Hence, the trial is unlikely to play a large role in solving the problem of regional skills shortages or reducing long term unemployment. Arguably, what is required is further investment in skills training that meets the specific needs of industry but is also transferable and mobile, thus meeting the long term needs of job seekers. 57

Further means of improving the take-up of relocation incentives would involve making the program more attractive to job seekers. This could be achieved through providing assistance with finding affordable housing and child care, and furnishing ongoing mentoring and support services to participants.

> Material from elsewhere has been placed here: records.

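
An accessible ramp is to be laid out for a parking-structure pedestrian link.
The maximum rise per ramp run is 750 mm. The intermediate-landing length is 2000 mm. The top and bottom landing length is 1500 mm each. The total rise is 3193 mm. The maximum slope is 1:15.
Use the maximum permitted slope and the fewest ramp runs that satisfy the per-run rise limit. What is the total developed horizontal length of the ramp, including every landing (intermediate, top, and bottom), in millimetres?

At most 750 each: 3193/750 = 4.26, giving 5 ramp runs. That means 4 intermediate landings.
Ramp run (horizontal) at 1:15: 3193 × 15 = 47895 mm.
4 intermediate landings contribute 4 × 2000 = 8000 mm.
Top and bottom landings: 2 × 1500 = 3000 mm.
Total = 47895 + 8000 + 3000 = 58895 mm.

58895 mm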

Concluding comments The Bill provides for the implementation of two of the Coalition’s election policies aimed at boosting employment participation. The Job Commitment Bonus, targeted at long-term unemployed young people, is a policy experiment and, at this stage, it is difficult to assess its chances of success. The Relocation to Take Up a Job program expands upon previous relocation schemes. Based on the results of those schemes, the new program is likely to have a low take-up.

57. M Thomas, Social Security Legislation Amendment (Connecting People with Jobs) Bill 2010, Bills digest, 30, 2010-11, Parliamentary Library, Canberra, 2010, pp. 8-9, accessed 11 March 2014.